Samoraj, with mother and grandmother as artists, was the obvious man for the job.
“It runs in the blood,” he told AAP in the Middle East.
“I don’t do much art generally, only when duty calls.”
His unit – the Expeditionary Airbase Operations Unit – has a miscellaneous role on the base covering medical care, supplies such as fuel and food, camp maintenance and 24/7 security of aircraft.
His mural is a Vickers Vimy – a World War I era biplane bomber – piloted by a kangaroo wearing goggles.
It’s a tribute to Adelaide’s Smith brothers – Ross and Keith – who made a record-breaking 18,500 kilometre journey from Britain to Australia as part of a national competition launched by then prime minister Billy Hughes after the war.
The pair made the journey in 28 days – two days ahead of a deadline – winning the PS10,000 prize.
The second placed team took seven months.

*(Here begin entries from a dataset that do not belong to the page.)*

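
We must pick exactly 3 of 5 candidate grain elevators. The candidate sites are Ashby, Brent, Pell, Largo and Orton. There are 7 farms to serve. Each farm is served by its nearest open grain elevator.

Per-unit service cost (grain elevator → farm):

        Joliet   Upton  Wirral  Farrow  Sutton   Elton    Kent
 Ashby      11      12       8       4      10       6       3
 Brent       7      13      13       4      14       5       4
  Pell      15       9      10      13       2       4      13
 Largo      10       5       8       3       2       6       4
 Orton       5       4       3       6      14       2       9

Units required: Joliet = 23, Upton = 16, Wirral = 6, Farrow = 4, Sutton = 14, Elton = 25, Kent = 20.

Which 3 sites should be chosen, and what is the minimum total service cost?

With exactly 3 open, each farm uses its cheapest among the chosen.
{Ashby, Largo, Orton}: Joliet→Orton 5·23=115, Upton→Orton 4·16=64, Wirral→Orton 3·6=18, Farrow→Largo 3·4=12, Sutton→Largo 2·14=28, Elton→Orton 2·25=50, Kent→Ashby 3·20=60. Service cost 347.
{Ashby, Pell, Orton}: service cost 351
{Brent, Largo, Orton}: service cost 367
Among all 10 size-3 choices, {Ashby, Largo, Orton} is lowest.

Choose Ashby, Largo and Orton; total service cost 347.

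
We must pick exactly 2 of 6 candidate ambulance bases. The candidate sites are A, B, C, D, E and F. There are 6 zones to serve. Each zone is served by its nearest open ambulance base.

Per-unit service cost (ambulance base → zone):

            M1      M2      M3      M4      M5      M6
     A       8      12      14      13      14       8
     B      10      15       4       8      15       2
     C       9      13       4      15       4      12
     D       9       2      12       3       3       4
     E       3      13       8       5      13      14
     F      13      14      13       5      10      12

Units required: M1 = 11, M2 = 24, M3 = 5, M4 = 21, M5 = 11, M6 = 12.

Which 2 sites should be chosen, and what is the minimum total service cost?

Choose D and E; total service cost 265.

With exactly 2 open, each zone uses its cheapest among the chosen.
{D, E}: M1→E 3·11=33, M2→D 2·24=48, M3→E 8·5=40, M4→D 3·21=63, M5→D 3·11=33, M6→D 4·12=48. Service cost 265.
{B, D}: service cost 287
{C, D}: service cost 311
Among all 15 size-2 choices, {D, E} is lowest.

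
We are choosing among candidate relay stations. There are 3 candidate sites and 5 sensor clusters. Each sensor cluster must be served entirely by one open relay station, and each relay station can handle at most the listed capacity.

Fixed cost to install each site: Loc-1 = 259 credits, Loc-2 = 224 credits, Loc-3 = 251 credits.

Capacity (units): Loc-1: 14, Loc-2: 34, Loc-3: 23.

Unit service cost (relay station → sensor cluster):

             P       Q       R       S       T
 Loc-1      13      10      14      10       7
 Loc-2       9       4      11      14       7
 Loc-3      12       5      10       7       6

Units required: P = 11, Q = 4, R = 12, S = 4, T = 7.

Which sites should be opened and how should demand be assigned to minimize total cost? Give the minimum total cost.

Open {Loc-2, Loc-3}: P→Loc-2 9·11=99, Q→Loc-2 4·4=16, R→Loc-3 10·12=120, S→Loc-3 7·4=28, T→Loc-3 6·7=42.
Loads: Loc-2 carries 15/34, Loc-3 carries 23/23. Service 305; fixed 475; total 780.
Next best feasible plan costs 787.

Minimum total cost: 780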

The Smith plane carried the registration G-EAOU, which Ross joked stood for “God Elp All of Us”.
So far, Samoraj has spent 10 hours on the mural.
“It brightens the place up a bit and it looks a lot better than just dust and rocks… all of them have a unique flare,” he said.
The T-wall art murals are also an opportunity for puns.
“No comms, no bombs” – reads the No.1 combat communications squadron’s T-wall.
American military personnel have also shown artistic spirit on base.
A T-wall for an F-15 unit reads “Keep calm and strike on”.